Now in this particular example, it certainly IS better to have 1000 hours internship/practicum rather than 800 hours.  But it’s a trivial training difference for someone who has been in the field more than a few years.

Stepping away from Florida for just a moment, we also have a situation where CACREP-unaffiliated counselors can take the National Clinical Mental Health Counseling Examination (NCMHCE) from NBCC as part of their process to certify for TRICARE before the “grandfathering” period expires at the end of 2014.  We have many reports of counselors not being allowed to take this exam as part of their CACREP alternative credentials for TRICARE because… they don’t have coursework matching CACREP.

We must be on-guard against “alternative” credentials or “grandfathering” options that are de facto CACREP-only since there is no reasonable way for a CACREP-unaffiliated counselor to overcome the barriers.

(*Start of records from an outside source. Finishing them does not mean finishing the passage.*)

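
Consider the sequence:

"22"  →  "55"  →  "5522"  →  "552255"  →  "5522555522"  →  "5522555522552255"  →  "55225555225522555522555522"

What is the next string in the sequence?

552255552255225555225555225522555522552255

From term 3 onward, concatenate the last term with the second-to-last: 55·22 = 5522, 5522·55 = 552255, …
The next term joins 55225555225522555522555522 and 5522555522552255.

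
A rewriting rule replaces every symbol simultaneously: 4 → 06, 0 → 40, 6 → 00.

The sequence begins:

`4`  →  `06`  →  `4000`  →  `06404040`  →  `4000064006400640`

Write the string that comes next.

φ(4000064006400640) expands symbol-by-symbol to 06 40 40 40 40 00 06 40 40 00 06 40 40 00 06 40; joining the 16 pieces gives the next term.

06404040400006404000064040000640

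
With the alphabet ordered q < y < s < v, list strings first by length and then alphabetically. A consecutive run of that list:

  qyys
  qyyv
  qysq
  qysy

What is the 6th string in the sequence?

qysv

Continuing the enumeration 2 steps past qysy: qysy → qyss → (answer).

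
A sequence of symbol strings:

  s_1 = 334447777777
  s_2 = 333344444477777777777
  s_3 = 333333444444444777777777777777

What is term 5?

Term n consists of 2n 3's, followed by 3n 4's, followed by 4n+3 7's (n = 1, 2, …).
For term 5, n = 5, so the run lengths are 10, 15, 23.

333333333344444444444444477777777777777777777777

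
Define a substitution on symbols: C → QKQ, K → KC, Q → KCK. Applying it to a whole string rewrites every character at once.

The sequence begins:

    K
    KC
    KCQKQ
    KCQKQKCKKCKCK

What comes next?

KCQKQKCKKCKCKKCQKQKCKCQKQKCQKQKC

Applying the rule to each of the 13 symbols of KCQKQKCKKCKCK gives the pieces KC QKQ KCK KC KCK KC QKQ KC KC QKQ KC QKQ KC, which concatenate to the answer.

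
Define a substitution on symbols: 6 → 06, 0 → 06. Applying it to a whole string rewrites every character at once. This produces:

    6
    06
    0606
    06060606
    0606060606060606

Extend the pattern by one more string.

Replace each of the 16 characters of 0606060606060606 in place — 06 06 06 06 06 06 06 06 06 06 06 06 06 06 06 06 — and concatenate.

06060606060606060606060606060606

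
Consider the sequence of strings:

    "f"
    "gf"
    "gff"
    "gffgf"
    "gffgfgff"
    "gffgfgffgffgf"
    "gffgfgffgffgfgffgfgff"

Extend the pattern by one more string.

gffgfgffgffgfgffgfgffgffgfgffgffgf

From term 3 onward, concatenate the last term with the second-to-last: gf·f = gff, gff·gf = gffgf, …
Continuing: gffgfgffgffgfgffgfgff · gffgfgffgffgf gives term 8.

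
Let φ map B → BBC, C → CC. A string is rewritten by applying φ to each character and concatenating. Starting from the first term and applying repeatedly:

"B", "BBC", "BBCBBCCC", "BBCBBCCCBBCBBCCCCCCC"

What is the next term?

BBCBBCCCBBCBBCCCCCCCBBCBBCCCBBCBBCCCCCCCCCCCCCCC

φ(BBCBBCCCBBCBBCCCCCCC) expands symbol-by-symbol to BBC BBC CC BBC BBC CC CC CC BBC BBC CC BBC BBC CC CC CC CC CC CC CC; joining the 20 pieces gives the next term.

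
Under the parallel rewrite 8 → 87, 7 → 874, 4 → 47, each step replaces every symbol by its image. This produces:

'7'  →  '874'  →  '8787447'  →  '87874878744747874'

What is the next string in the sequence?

87874878744787874878744747874478748787447

Applying the rule to each of the 17 symbols of 87874878744747874 gives the pieces 87 874 87 874 47 87 874 87 874 47 47 874 47 874 87 874 47, which concatenate to the answer.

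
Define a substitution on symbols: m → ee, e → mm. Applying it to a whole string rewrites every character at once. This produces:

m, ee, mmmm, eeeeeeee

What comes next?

mmmmmmmmmmmmmmmm

Expanding eeeeeeee: e→mm, e→mm, e→mm, e→mm, e→mm, e→mm, e→mm, e→mm. Concatenated: mm mm mm mm mm mm mm mm.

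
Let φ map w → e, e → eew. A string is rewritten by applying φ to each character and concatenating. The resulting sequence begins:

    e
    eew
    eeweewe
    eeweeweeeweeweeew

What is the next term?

φ(eeweeweeeweeweeew) expands symbol-by-symbol to eew eew e eew eew e eew eew eew e eew eew e eew eew eew e; joining the 17 pieces gives the next term.

eeweeweeeweeweeeweeweeweeeweeweeeweeweewe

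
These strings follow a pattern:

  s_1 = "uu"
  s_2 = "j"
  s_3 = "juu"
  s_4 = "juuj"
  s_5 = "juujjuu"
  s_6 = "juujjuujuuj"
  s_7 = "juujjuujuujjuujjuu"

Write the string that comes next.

This is a Fibonacci-style word recurrence s(k) = s(k−1)·s(k−2): e.g. j·uu = juu.
So term 8 is juujjuujuujjuujjuu·juujjuujuuj.

juujjuujuujjuujjuujuujjuujuuj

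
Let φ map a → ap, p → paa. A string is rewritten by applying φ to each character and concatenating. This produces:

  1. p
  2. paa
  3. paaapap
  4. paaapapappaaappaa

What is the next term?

Applying the rule to each of the 17 symbols of paaapapappaaappaa gives the pieces paa ap ap ap paa ap paa ap paa paa ap ap ap paa paa ap ap, which concatenate to the answer.

paaapapappaaappaaappaapaaapapappaapaaapap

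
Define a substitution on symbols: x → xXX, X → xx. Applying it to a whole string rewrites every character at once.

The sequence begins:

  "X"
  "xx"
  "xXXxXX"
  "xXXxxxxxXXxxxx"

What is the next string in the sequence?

xXXxxxxxXXxXXxXXxXXxXXxxxxxXXxXXxXXxXX

Replace each of the 14 characters of xXXxxxxxXXxxxx in place — xXX xx xx xXX xXX xXX xXX xXX xx xx xXX xXX xXX xXX — and concatenate.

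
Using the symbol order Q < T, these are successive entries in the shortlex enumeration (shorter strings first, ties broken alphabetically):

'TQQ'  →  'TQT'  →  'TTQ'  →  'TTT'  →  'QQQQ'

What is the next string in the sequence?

QQQT

Treat QQQQ as a base-2 numeral over the given alphabet and add one, carrying through any trailing T's.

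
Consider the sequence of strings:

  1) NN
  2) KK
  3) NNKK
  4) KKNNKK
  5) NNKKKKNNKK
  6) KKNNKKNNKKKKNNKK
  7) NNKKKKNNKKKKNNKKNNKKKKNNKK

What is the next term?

KKNNKKNNKKKKNNKKNNKKKKNNKKKKNNKKNNKKKKNNKK

From term 3 onward, concatenate the second-to-last term with the last: NN·KK = NNKK, KK·NNKK = KKNNKK, …
The next term joins KKNNKKNNKKKKNNKK and NNKKKKNNKKKKNNKKNNKKKKNNKK.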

State reciprocity of licensing is another goal that we should be aiming for. The argument is made that such reciprocity is one of the aims of national certification standards. However,the implementation of such national standards requires a long lead-in period and flexibility for equally desirable alternative training and certification methods.

Melanie goes on to state:

The last time I spoke to a representative at the Florida Board, I was told by the very nice man I spoke to that he hears these stories all the time from very seasoned counselors. It made me realize how much worse it would be if I had been practicing for 30 years and facing this. Nonetheless I believe we need to unite around this issue.

Melanie makes a good point about how difficult (or impossible) it would be for veteran counselors. Although Florida is not all about retirement, lots of retirees do move there. Does this mean counselors will no longer get to retire to Florida if they need to keep working a bit to make ends meet?

The elderly are the folks least likely to seek counseling. If they do, are they really all going to want counseling from 25-year-olds? CACREP-only language strongly favors new counselors. Older counselors are the professionals least likely to have CACREP certified graduate school backgrounds — and seasoned counselors are arguably the professionals with enough life experience to handle seniors more effectively.